Para ele, a expansão crescente é um bom indício. “Isso é muito positivo, pois mostra uma aceitação quase natural das pessoas em relação à energia solar. Mostra para o mercado que há um grande potencial no Brasil não só em função da insolação que se tem, mas principalmente em relação ao produto que está sendo apresentado”, garante Passos. Conforme as informações da Aneel, a demanda atual está mais baseada na modalidade de microgeração de energia e que para supri-la ainda há pouca concorrência local. Atualmente, existe uma fábrica de painéis operando em Campinas (SP), mas com toda produção dela comprometida. Outras companhias estão anunciando a sua intenção de se instalar no Brasil. Além disso, estão chegando painéis importados da China.

Da fonte para o consumidor

“A expansão da energia solar no Brasil está acontecendo dentro das casas e condomínios. Isso foi facilitado por conta da regulamentação aprovada em 2012 que permite que o próprio consumidor instale um painel solar e o conecte na rede de energia, trocando sua eletricidade por descontos e compensação na conta de luz. Passos analisa como um fator positivo a geração e o consumo estarem acontecendo no mesmo lugar. Com isso, não há necessidade de linhas de transmissão e de distribuição. “Se a pessoa tiver em casa a placa fotovoltaica no telhado o consumo é imediato, da placa para a tomada”, afirma. Essa modalidade libera o consumidor dos tributos que estão associados à energia elétrica, principalmente em relação à tarifa que se paga. “Atualmente, se o kWh custa R$ 100, 50% desse total são impostos. A concessionária tem um mercado cativo. Se você se tornar um produtor independente a companhia não vai te receber de braços abertos.
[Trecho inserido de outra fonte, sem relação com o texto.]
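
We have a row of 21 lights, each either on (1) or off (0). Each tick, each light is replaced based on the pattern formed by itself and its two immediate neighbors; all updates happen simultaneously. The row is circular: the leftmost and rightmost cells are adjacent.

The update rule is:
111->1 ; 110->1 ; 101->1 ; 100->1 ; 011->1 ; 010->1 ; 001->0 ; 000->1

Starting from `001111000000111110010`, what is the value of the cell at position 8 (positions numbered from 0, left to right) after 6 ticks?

101111111110111111011
111111111111111111111
111111111111111111111  (fixed point — unchanged through tick 6)
position 8 holds 1

1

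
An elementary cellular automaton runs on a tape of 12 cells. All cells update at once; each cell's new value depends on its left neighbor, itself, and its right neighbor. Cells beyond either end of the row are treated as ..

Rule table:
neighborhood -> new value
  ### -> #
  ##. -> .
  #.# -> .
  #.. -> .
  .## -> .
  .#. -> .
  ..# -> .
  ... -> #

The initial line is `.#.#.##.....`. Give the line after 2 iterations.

#######..##.

........####
#######..##.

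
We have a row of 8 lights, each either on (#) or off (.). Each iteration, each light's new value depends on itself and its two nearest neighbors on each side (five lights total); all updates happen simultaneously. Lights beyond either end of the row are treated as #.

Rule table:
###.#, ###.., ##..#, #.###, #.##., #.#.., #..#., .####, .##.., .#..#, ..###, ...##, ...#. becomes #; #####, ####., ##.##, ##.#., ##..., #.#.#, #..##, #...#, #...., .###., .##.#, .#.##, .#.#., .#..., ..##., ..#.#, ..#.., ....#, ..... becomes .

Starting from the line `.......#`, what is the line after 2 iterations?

.....###

iteration 1: ......##
iteration 2: .....###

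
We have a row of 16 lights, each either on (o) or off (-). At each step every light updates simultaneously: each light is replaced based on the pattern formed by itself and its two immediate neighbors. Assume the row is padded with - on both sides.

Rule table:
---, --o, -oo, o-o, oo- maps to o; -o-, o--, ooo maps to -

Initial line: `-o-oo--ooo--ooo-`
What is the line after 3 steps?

o-ooo-oo-o-oo-o-
-oo-ooooo-oooo--
ooooo---ooo--o-o

ooooo---ooo--o-o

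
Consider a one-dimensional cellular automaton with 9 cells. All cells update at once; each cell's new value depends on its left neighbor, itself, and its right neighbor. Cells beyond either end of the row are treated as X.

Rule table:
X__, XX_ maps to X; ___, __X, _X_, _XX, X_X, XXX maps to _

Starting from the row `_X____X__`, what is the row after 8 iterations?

__X____X_
X__X_____
XX__X____
_XX__X___
__XX__X__
X__XX__X_
XX__XX___
_XX__XX__

_XX__XX__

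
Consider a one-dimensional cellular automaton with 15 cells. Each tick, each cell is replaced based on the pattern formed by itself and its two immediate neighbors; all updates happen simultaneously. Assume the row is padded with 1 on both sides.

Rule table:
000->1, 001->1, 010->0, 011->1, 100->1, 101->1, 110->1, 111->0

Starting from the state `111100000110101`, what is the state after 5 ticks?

000111111111011

000111111111011
111100000001110
000111111111011  (repeats tick 1; period 2)
tick 5: 000111111111011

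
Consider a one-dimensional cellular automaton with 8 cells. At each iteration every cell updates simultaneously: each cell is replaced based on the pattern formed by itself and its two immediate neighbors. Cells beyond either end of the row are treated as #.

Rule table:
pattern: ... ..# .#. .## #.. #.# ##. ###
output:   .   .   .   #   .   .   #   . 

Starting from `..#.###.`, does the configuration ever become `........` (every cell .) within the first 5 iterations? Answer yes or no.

yes

....#.#.
........
all cells are . at iteration 2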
É o tempo do convencimento, de desarmar alguns preconceitos ainda”, acredita o diretor-presidente do Instituto Ideal.

Recursos disponíveis retardam processo

Para Mauro Passos, o tempo desse processo de implantação da energia solar foi retardado por conta do potencial hídrico nacional, já que a fonte “hidrelétrica” é uma das bases da matriz energética brasileira. “De certa forma, isso acaba retardando todo processo das fontes alternativas, pois se já tem um processo renovável, que é a água, e que se domina, pois a engenharia brasileira sempre dominou a questão das hidrelétricas, tanto que a Itaipu é a segunda maior do mundo”, diz Passos, que é engenheiro Mecânico de formação, especializado em Recursos Hídricos, Hidrologia Aplicada e Planejamento Energético.

A tendência é de que esse processo seja mais rápido em países que não têm fontes disponíveis de energia, pois se investe mais em tecnologia e pesquisa para não ficar refém do petróleo ou carvão. “Em nosso país sempre houve uma condição de ventos muito favoráveis e a energia eólica também demorou quase 30 anos para se estabelecer”, completa.